Nach mittlerweile über 25 Nachwendejahren als „Mecklenburgisches Staatstheater Schwerin“ in kommunaler Trägerschaft steht der Übergang in Landesträgerschaft bevor. Am Ende dieses Prozesses wird es ein „Mecklenburgisches Staatstheater“ sein, das überdies das bisherige Mecklenburgische Landestheater Parchim integrieren soll.

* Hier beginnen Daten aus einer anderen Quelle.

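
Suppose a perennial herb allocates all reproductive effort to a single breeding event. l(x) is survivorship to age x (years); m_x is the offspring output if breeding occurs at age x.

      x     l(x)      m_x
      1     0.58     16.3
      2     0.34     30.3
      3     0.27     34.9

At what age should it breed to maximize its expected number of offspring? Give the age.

Expected offspring if breeding at age x = l(x) × m_x:
  age 1: 0.58 × 16.3 = 9.454
  age 2: 0.34 × 30.3 = 10.302
  age 3: 0.27 × 34.9 = 9.423
Maximum at age 2 (10.302).

2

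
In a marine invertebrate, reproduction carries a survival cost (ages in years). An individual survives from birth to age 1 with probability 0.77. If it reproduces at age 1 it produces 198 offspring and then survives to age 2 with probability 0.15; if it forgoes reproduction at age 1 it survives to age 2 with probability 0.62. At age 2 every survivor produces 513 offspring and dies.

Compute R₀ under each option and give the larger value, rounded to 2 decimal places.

244.91

breed at age 1: R₀ = 0.77 × (198 + 0.15 × 513) = 0.77 × 274.9500 = 211.7115
delay to age 2: R₀ = 0.77 × (0.62 × 513) = 0.77 × 318.0600 = 244.9062
Higher: delay to age 2 (244.9062).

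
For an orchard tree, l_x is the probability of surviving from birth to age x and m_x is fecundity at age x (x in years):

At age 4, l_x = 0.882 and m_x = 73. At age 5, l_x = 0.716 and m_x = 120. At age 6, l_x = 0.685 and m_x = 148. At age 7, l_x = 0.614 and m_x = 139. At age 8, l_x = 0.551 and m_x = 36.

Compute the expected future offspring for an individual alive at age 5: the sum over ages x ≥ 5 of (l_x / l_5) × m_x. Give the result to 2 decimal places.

408.49

l_5 = 0.716. Conditional survival from age 5 to x is l_x / l_5.
  x=5: (0.716/0.716) × 120 = 120.0000
  x=6: (0.685/0.716) × 148 = 141.5922
  x=7: (0.614/0.716) × 139 = 119.1983
  x=8: (0.551/0.716) × 36 = 27.7039
Sum = 120.0000 + 141.5922 + 119.1983 + 27.7039 = 408.4944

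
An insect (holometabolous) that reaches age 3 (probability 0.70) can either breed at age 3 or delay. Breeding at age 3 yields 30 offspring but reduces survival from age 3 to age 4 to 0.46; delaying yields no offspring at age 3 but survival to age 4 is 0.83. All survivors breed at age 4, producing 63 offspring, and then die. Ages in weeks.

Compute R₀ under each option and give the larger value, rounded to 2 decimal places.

breed at age 3: R₀ = 0.70 × (30 + 0.46 × 63) = 0.70 × 58.9800 = 41.2860
delay to age 4: R₀ = 0.70 × (0.83 × 63) = 0.70 × 52.2900 = 36.6030
Higher: breed at age 3 (41.2860).

41.29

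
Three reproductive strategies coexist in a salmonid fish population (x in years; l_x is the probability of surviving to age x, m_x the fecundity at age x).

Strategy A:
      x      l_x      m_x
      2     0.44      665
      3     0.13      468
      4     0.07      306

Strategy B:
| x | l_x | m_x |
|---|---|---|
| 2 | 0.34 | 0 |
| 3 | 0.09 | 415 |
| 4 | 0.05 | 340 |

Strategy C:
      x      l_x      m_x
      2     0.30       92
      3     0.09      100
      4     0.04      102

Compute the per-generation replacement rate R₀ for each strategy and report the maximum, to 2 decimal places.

Strategy A: R₀ = 0.44×665 + 0.13×468 + 0.07×306 = 374.8600
Strategy B: R₀ = 0.34×0 + 0.09×415 + 0.05×340 = 54.3500
Strategy C: R₀ = 0.30×92 + 0.09×100 + 0.04×102 = 40.6800
Highest R₀: strategy A with 374.8600.

374.86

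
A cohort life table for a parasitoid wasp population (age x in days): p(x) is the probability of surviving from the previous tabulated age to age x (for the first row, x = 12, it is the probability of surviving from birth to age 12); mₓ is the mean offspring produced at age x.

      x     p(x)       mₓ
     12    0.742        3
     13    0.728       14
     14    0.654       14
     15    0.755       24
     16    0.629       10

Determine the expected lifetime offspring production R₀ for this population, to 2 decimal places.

Survivorship from birth: l_x = p_12·p_13·…·p_x.
  l_12 = 0.74200
  l_13 = 0.54018
  l_14 = 0.35328
  l_15 = 0.26672
  l_16 = 0.16777
R₀ = Σ l_x mₓ:
  age 12: 0.74200 × 3 = 2.2260
  age 13: 0.54018 × 14 = 7.5625
  age 14: 0.35328 × 14 = 4.9459
  age 15: 0.26672 × 24 = 6.4013
  age 16: 0.16777 × 10 = 1.6777
R₀ = 2.2260 + 7.5625 + 4.9459 + 6.4013 + 1.6777 = 22.8134

22.81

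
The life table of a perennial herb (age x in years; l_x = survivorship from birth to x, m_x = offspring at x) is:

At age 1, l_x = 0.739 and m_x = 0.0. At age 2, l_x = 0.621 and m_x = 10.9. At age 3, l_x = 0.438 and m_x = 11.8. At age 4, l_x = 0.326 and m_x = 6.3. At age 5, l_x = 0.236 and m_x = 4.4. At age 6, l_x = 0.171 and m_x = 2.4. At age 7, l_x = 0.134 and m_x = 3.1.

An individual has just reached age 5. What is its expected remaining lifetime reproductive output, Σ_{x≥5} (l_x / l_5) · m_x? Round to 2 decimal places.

7.90

l_5 = 0.236. Conditional survival from age 5 to x is l_x / l_5.
  x=5: (0.236/0.236) × 4.4 = 4.4000
  x=6: (0.171/0.236) × 2.4 = 1.7390
  x=7: (0.134/0.236) × 3.1 = 1.7602
Sum = 4.4000 + 1.7390 + 1.7602 = 7.8992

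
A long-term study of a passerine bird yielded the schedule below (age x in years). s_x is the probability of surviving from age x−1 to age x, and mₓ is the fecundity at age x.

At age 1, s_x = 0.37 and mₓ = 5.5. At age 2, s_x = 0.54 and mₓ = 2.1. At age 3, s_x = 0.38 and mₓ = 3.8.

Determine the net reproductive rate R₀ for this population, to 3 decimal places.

2.743

Survivorship from birth: l_x = s_1·s_2·…·s_x.
  l_1 = 0.37000
  l_2 = 0.19980
  l_3 = 0.07592
R₀ = Σ l_x mₓ:
  age 1: 0.37000 × 5.5 = 2.0350
  age 2: 0.19980 × 2.1 = 0.4196
  age 3: 0.07592 × 3.8 = 0.2885
R₀ = 2.0350 + 0.4196 + 0.2885 = 2.7431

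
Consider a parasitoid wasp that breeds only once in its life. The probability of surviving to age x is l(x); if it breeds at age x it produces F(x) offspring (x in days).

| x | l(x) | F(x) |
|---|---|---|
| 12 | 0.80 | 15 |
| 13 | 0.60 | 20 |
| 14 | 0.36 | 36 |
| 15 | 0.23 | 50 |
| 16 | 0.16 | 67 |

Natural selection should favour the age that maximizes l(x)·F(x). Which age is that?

Expected offspring if breeding at age x = l(x) × F(x):
  age 12: 0.80 × 15 = 12.000
  age 13: 0.60 × 20 = 12.000
  age 14: 0.36 × 36 = 12.960
  age 15: 0.23 × 50 = 11.500
  age 16: 0.16 × 67 = 10.720
Maximum at age 14 (12.960).

14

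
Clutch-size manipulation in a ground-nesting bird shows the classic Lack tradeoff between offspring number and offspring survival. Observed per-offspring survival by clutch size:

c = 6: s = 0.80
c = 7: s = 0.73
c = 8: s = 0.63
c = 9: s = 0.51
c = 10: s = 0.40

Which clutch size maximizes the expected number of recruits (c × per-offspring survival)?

7

Expected recruits = c × s(c):
  c=6: 6 × 0.80 = 4.800
  c=7: 7 × 0.73 = 5.110
  c=8: 8 × 0.63 = 5.040
  c=9: 9 × 0.51 = 4.590
  c=10: 10 × 0.40 = 4.000
Maximum at c = 7 (5.110 recruits).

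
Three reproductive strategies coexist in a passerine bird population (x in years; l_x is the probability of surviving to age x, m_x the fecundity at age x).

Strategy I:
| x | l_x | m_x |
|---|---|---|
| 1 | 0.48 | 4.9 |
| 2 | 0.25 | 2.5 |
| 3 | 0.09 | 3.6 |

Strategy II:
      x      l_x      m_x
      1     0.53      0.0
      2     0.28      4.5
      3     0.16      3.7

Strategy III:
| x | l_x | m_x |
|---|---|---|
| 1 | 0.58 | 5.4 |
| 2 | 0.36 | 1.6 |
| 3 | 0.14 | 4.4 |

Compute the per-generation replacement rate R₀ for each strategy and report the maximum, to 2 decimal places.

4.32

Strategy I: R₀ = 0.48×4.9 + 0.25×2.5 + 0.09×3.6 = 3.3010
Strategy II: R₀ = 0.53×0.0 + 0.28×4.5 + 0.16×3.7 = 1.8520
Strategy III: R₀ = 0.58×5.4 + 0.36×1.6 + 0.14×4.4 = 4.3240
Highest R₀: strategy III with 4.3240.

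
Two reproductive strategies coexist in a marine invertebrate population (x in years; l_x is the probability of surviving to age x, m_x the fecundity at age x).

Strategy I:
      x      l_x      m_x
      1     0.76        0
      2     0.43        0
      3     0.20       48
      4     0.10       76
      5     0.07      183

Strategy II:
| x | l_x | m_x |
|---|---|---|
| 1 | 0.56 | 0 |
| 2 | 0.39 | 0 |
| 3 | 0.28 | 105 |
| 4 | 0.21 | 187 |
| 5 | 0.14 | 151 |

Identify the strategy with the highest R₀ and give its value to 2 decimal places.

89.81

Strategy I: R₀ = 0.76×0 + 0.43×0 + 0.20×48 + 0.10×76 + 0.07×183 = 30.0100
Strategy II: R₀ = 0.56×0 + 0.39×0 + 0.28×105 + 0.21×187 + 0.14×151 = 89.8100
Highest R₀: strategy II with 89.8100.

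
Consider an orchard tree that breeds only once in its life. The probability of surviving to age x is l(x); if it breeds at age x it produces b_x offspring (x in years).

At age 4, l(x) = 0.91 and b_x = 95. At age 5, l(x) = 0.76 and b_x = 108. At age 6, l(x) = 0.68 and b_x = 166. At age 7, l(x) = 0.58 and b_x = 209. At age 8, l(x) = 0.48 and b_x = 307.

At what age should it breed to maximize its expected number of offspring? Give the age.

8

Expected offspring if breeding at age x = l(x) × b_x:
  age 4: 0.91 × 95 = 86.450
  age 5: 0.76 × 108 = 82.080
  age 6: 0.68 × 166 = 112.880
  age 7: 0.58 × 209 = 121.220
  age 8: 0.48 × 307 = 147.360
Maximum at age 8 (147.360).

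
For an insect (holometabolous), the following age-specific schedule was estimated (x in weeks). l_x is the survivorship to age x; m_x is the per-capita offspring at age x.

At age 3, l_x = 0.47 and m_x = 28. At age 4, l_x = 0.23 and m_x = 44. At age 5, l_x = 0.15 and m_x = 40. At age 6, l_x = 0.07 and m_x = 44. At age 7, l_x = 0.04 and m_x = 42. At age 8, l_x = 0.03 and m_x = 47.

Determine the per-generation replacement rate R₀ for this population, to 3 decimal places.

R₀ = Σ l_x m_x:
  age 3: 0.47 × 28 = 13.1600
  age 4: 0.23 × 44 = 10.1200
  age 5: 0.15 × 40 = 6.0000
  age 6: 0.07 × 44 = 3.0800
  age 7: 0.04 × 42 = 1.6800
  age 8: 0.03 × 47 = 1.4100
R₀ = 13.1600 + 10.1200 + 6.0000 + 3.0800 + 1.6800 + 1.4100 = 35.4500

35.450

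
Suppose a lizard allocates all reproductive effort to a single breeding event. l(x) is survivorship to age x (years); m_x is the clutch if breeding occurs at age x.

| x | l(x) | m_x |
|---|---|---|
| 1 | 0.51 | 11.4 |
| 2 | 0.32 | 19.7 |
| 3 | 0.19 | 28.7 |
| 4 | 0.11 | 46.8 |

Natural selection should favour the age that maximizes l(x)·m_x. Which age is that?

2

Expected offspring if breeding at age x = l(x) × m_x:
  age 1: 0.51 × 11.4 = 5.814
  age 2: 0.32 × 19.7 = 6.304
  age 3: 0.19 × 28.7 = 5.453
  age 4: 0.11 × 46.8 = 5.148
Maximum at age 2 (6.304).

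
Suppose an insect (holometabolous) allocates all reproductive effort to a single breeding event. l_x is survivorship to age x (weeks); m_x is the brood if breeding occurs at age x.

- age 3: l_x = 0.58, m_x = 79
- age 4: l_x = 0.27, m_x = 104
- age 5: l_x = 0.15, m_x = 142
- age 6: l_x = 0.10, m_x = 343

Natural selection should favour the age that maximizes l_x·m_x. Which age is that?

Expected offspring if breeding at age x = l_x × m_x:
  age 3: 0.58 × 79 = 45.820
  age 4: 0.27 × 104 = 28.080
  age 5: 0.15 × 142 = 21.300
  age 6: 0.10 × 343 = 34.300
Maximum at age 3 (45.820).

3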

1990 wurde vieles „auf Anfang“ gesetzt, alle Selbstverständlichkeiten und Selbstverständnisse außer Kraft gesetzt oder zumindest angezweifelt – wie man mit dieser grundlegenden Infragestellung der bisherigen Qualität, Rolle, Organisation, Finanzierung und Struktur von Theater in den neuen Bundesländern umging, beschreibt am Beispiel Schwerin dieses Buch. Waren Neuanfänge, Umdenken, schrittweise Anpassungen oder Kontinuitäten möglich? Wo formierten sich künstlerische „Widerstandsnester“, wo stieß man auf Barrieren und Angst, wo regierten Pragmatismus und kräftiges Anpacken oder auch Anpassen? Dies beleuchten Macher wie Beobachter, Zeitzeugen wie Nachfolger, Künstler wie Manager – aus ihren verschiedenen Perspektiven.

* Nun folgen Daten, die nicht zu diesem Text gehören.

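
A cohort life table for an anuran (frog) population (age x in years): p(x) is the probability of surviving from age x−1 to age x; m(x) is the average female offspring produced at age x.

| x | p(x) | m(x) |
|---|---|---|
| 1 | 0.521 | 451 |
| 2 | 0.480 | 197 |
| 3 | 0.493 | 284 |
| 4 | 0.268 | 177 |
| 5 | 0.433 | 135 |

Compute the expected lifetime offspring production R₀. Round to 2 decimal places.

Survivorship from birth: l_x = p_1·p_2·…·p_x.
  l_1 = 0.52100
  l_2 = 0.25008
  l_3 = 0.12329
  l_4 = 0.03304
  l_5 = 0.01431
R₀ = Σ l_x m(x):
  age 1: 0.52100 × 451 = 234.9710
  age 2: 0.25008 × 197 = 49.2658
  age 3: 0.12329 × 284 = 35.0144
  age 4: 0.03304 × 177 = 5.8481
  age 5: 0.01431 × 135 = 1.9319
R₀ = 234.9710 + 49.2658 + 35.0144 + 5.8481 + 1.9319 = 327.0310

327.03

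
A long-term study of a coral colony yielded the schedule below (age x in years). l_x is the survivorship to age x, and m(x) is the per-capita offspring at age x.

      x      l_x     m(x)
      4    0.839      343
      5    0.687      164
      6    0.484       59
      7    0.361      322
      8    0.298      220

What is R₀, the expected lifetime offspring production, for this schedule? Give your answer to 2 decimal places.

R₀ = Σ l_x m(x):
  age 4: 0.839 × 343 = 287.7770
  age 5: 0.687 × 164 = 112.6680
  age 6: 0.484 × 59 = 28.5560
  age 7: 0.361 × 322 = 116.2420
  age 8: 0.298 × 220 = 65.5600
R₀ = 287.7770 + 112.6680 + 28.5560 + 116.2420 + 65.5600 = 610.8030

610.80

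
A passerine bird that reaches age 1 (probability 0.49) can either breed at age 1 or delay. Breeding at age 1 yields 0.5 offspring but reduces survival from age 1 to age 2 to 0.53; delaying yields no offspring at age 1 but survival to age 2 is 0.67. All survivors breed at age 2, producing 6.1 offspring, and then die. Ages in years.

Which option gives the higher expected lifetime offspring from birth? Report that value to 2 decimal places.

breed at age 1: R₀ = 0.49 × (0.5 + 0.53 × 6.1) = 0.49 × 3.7330 = 1.8292
delay to age 2: R₀ = 0.49 × (0.67 × 6.1) = 0.49 × 4.0870 = 2.0026
Higher: delay to age 2 (2.0026).

2.00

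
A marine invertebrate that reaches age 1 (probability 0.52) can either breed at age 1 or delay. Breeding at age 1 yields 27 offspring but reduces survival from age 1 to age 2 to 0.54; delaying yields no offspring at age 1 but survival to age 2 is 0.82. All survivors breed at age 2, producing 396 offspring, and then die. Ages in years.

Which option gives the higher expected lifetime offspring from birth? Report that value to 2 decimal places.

168.85

breed at age 1: R₀ = 0.52 × (27 + 0.54 × 396) = 0.52 × 240.8400 = 125.2368
delay to age 2: R₀ = 0.52 × (0.82 × 396) = 0.52 × 324.7200 = 168.8544
Higher: delay to age 2 (168.8544).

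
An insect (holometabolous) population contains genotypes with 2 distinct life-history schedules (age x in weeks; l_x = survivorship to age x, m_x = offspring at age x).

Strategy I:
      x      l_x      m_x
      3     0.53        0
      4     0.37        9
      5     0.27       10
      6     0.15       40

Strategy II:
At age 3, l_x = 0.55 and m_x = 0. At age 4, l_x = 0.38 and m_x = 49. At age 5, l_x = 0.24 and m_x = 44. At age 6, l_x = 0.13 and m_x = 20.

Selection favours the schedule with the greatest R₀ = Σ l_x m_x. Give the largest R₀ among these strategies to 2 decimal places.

Strategy I: R₀ = 0.53×0 + 0.37×9 + 0.27×10 + 0.15×40 = 12.0300
Strategy II: R₀ = 0.55×0 + 0.38×49 + 0.24×44 + 0.13×20 = 31.7800
Highest R₀: strategy II with 31.7800.

31.78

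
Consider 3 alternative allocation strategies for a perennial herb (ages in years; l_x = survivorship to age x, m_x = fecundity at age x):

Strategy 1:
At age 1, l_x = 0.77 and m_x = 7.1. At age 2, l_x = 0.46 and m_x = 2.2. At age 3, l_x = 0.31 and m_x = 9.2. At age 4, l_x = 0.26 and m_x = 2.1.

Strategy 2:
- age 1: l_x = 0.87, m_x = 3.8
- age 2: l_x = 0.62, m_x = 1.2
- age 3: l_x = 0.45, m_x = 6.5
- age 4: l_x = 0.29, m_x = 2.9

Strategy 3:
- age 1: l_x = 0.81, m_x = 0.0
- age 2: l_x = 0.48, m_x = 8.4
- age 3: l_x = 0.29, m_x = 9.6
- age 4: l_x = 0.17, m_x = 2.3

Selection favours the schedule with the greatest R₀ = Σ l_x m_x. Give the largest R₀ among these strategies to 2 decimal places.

Strategy 1: R₀ = 0.77×7.1 + 0.46×2.2 + 0.31×9.2 + 0.26×2.1 = 9.8770
Strategy 2: R₀ = 0.87×3.8 + 0.62×1.2 + 0.45×6.5 + 0.29×2.9 = 7.8160
Strategy 3: R₀ = 0.81×0.0 + 0.48×8.4 + 0.29×9.6 + 0.17×2.3 = 7.2070
Highest R₀: strategy 1 with 9.8770.

9.88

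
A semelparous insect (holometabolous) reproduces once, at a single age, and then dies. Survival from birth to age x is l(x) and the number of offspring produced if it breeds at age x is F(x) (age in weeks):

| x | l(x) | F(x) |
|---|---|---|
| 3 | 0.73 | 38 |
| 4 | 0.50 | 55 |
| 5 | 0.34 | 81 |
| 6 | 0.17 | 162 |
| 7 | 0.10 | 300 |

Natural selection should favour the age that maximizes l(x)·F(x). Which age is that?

7

Expected offspring if breeding at age x = l(x) × F(x):
  age 3: 0.73 × 38 = 27.740
  age 4: 0.50 × 55 = 27.500
  age 5: 0.34 × 81 = 27.540
  age 6: 0.17 × 162 = 27.540
  age 7: 0.10 × 300 = 30.000
Maximum at age 7 (30.000).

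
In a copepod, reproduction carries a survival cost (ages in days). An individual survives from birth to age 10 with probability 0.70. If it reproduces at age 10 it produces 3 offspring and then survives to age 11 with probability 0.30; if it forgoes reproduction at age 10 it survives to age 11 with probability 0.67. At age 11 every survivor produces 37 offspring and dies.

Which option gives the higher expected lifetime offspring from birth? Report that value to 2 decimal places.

breed at age 10: R₀ = 0.70 × (3 + 0.30 × 37) = 0.70 × 14.1000 = 9.8700
delay to age 11: R₀ = 0.70 × (0.67 × 37) = 0.70 × 24.7900 = 17.3530
Higher: delay to age 11 (17.3530).

17.35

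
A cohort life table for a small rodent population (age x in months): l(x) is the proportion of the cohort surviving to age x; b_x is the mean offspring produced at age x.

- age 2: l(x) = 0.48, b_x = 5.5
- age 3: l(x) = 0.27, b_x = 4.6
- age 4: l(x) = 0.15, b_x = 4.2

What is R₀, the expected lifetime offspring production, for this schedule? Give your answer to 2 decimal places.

R₀ = Σ l(x) b_x:
  age 2: 0.48 × 5.5 = 2.6400
  age 3: 0.27 × 4.6 = 1.2420
  age 4: 0.15 × 4.2 = 0.6300
R₀ = 2.6400 + 1.2420 + 0.6300 = 4.5120

4.51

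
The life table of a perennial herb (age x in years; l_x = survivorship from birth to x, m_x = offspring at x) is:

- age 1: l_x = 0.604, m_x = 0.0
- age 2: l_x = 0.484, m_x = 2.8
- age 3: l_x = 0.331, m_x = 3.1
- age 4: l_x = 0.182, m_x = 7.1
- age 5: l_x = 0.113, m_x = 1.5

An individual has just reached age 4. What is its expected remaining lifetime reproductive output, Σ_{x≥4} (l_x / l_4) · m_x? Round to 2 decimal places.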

Das Buch soll natürlich die Chronologie der Entwicklung nachvollziehbar gestalten. Dies geschieht aus verschiedenen Blickwinkeln, die sich ergänzen. Exemplarisch beginnen wir mit einem Überblick aus der Außensicht, in dem Manfred Zelt, der langjährige Theaterkritiker der regionalen Zeitung, primär seine Wahrnehmung des künstlerischen Ergebnisses, der ästhetischen Entwicklung beschreibt. Danach folgt ein Interview mit dem Intendanten Joachim Kümmritz, in dem aus der Innensicht des Theaterleiters die Mühen und die Lust des Umbaus, der Gestaltung des Theaterbetriebs geschildert werden.

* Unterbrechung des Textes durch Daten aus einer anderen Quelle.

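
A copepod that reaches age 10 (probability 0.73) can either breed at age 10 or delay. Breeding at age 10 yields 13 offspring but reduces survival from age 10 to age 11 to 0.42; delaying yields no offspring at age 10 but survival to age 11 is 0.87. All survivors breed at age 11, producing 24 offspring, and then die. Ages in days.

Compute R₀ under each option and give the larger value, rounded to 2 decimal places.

breed at age 10: R₀ = 0.73 × (13 + 0.42 × 24) = 0.73 × 23.0800 = 16.8484
delay to age 11: R₀ = 0.73 × (0.87 × 24) = 0.73 × 20.8800 = 15.2424
Higher: breed at age 10 (16.8484).

16.85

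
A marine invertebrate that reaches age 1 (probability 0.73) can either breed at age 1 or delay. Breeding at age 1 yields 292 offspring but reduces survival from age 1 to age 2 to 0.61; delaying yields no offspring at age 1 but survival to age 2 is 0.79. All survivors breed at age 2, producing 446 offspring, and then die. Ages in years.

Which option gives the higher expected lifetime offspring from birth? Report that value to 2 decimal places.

411.76

breed at age 1: R₀ = 0.73 × (292 + 0.61 × 446) = 0.73 × 564.0600 = 411.7638
delay to age 2: R₀ = 0.73 × (0.79 × 446) = 0.73 × 352.3400 = 257.2082
Higher: breed at age 1 (411.7638).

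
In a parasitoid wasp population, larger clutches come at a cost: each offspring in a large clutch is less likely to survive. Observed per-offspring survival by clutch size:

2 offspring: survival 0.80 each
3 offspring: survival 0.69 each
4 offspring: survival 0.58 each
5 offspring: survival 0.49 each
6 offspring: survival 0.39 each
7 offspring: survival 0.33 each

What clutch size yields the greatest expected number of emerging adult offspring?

5

Expected emerging adult offspring = c × s(c):
  c=2: 2 × 0.80 = 1.600
  c=3: 3 × 0.69 = 2.070
  c=4: 4 × 0.58 = 2.320
  c=5: 5 × 0.49 = 2.450
  c=6: 6 × 0.39 = 2.340
  c=7: 7 × 0.33 = 2.310
Maximum at c = 5 (2.450 emerging adult offspring).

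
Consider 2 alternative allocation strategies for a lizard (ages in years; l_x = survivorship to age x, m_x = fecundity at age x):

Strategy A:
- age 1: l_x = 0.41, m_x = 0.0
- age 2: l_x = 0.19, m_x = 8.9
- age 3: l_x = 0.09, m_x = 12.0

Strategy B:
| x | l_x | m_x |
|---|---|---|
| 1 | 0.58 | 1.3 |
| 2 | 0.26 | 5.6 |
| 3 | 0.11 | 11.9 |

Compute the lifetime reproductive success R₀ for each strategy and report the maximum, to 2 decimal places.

3.52

Strategy A: R₀ = 0.41×0.0 + 0.19×8.9 + 0.09×12.0 = 2.7710
Strategy B: R₀ = 0.58×1.3 + 0.26×5.6 + 0.11×11.9 = 3.5190
Highest R₀: strategy B with 3.5190.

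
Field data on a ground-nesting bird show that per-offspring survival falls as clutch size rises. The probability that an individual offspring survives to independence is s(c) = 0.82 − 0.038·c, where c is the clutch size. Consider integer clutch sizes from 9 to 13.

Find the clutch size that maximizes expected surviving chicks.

11

Expected surviving chicks = c × s(c):
  c=9: 9 × 0.478 = 4.302
  c=10: 10 × 0.440 = 4.400
  c=11: 11 × 0.402 = 4.422
  c=12: 12 × 0.364 = 4.368
  c=13: 13 × 0.326 = 4.238
Maximum at c = 11 (4.422 surviving chicks).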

Daran schließen sich die Erinnerungen von drei Künstlerpersönlichkeiten an, die das ästhetische Profil der Nachwendejahre bis 1999 am stärksten geprägt haben und mit denen das neue Markenzeichen des Schweriner Theaters, die Schlossfestspiele Schwerin des Mecklenburgischen Staatstheaters Schwerin, erfunden und gestaltet wurden: Ingo Waszerka, Werner Saladin und Lutz Kreisel. Wir haben bewusst Form und Inhalt offen- und in der gelieferten Fassung belassen, um die originären Stimmen unverfälscht hörbar zu machen.
Dem schließen sich Texte an, die sich mit den politischen Rahmenbedingungen, den finanziellen Zwängen, dem Druck zum Personalabbau und dem Kampf um den Erhalt des Schweriner Theaters und dessen Ensembles beschäftigen. Dabei wird der Bogen geschlagen von den Grundentscheidungen der direkten Nachwendephase bis hin zu den Demonstrationen für den Erhalt von Theater und städtischer Kultur in den Jahren 2012 und 2013. Die Entscheidungen der Schweriner Stadtpolitik bezüglich der – für den Theaterumbau im Osten geradezu exemplarischen – Orchesterfrage beleuchtet der Stadtchronist aus anderer Perspektive als der Orchesterdirektor und die Operndirektorin. Die Resultate der Sparpolitik für alle Sparten und Ensembles beschreibt, den zeitlichen Bogen schließend, der Abriss der Gegenreaktion „Kulturschutz[X]“.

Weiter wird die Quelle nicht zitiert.